Why a Facebook Group and not just post it here on the blog?

Facebook groups allow for a more secluded setting, away from the public scrutiny (and trolls) giving you the privacy to share and post at will as you work through your SAL clues. This is particularly important for beginners, who might feel intimidated asking questions or posting pictures of their progress. We have a ‘leave no soaper behind’ policy and everyone will be treated with kindness and respect. Working within a group, you’ll find all the support and encouragement you need. Each part of the SAL will guide you step by step through your project and as the host of the SAL I’ll be there on hand to answer any questions too!
I also want the Soap-Along to be something special for those of you who join up. Groups are a great way to bond with like-minded people, and also allow me to communicate and share with you in a more direct way than what is usually possible through my blog or Facebook page. In my soap making workshops, I often hear how participants love being finally able to connect and talk to other soapers, and I hope the SAL will give you another place to bond and share with other passionate soapers!

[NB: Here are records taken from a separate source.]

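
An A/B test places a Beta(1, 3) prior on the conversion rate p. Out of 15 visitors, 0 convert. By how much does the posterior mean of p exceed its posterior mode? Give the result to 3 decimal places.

Posterior: Beta(1+0, 3+15) = Beta(1, 18).
Since α = 1 ≤ 1 and β > 1, the Beta density is monotone decreasing on [0,1]; the mode is at 0.
Mean = 1/(1+18) = 0.053.
Difference = 0.053 − 0.000 = 0.053.

0.053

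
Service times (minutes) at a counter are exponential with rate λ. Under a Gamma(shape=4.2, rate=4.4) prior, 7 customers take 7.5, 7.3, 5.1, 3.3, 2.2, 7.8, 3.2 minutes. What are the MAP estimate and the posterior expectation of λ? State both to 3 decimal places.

MAP estimate = 0.250, posterior expectation = 0.275

Σ times = 36.4. Posterior: Gamma(shape = 4.2+7 = 11.2, rate = 4.4+36.4 = 40.8).
Mode = (α−1)/β = 10.2/40.8 = 0.250.
Mean = α/β = 11.2/40.8 = 0.275.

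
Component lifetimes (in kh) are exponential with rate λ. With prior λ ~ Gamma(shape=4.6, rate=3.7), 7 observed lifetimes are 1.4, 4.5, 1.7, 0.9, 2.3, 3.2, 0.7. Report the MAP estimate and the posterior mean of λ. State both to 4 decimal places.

Σ times = 14.7. Posterior: Gamma(shape = 4.6+7 = 11.6, rate = 3.7+14.7 = 18.4).
Mode = (α−1)/β = 10.6/18.4 = 0.5761.
Mean = α/β = 11.6/18.4 = 0.6304.
Mean > mode: the posterior has a right tail.

MAP estimate = 0.5761, posterior mean = 0.6304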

I’m a beginner soap maker, can I join?

Yes! All I require is that you have made one or two batches of soap before starting on your Soap-Along adventure, so that you know what cold process soap making entails. During the SAL, I will guide and support you every step of the way!
The 2017 Christmas SAL is set up for beginners and advanced soap makers alike. It will give all a chance to try out new techniques and learn new skills!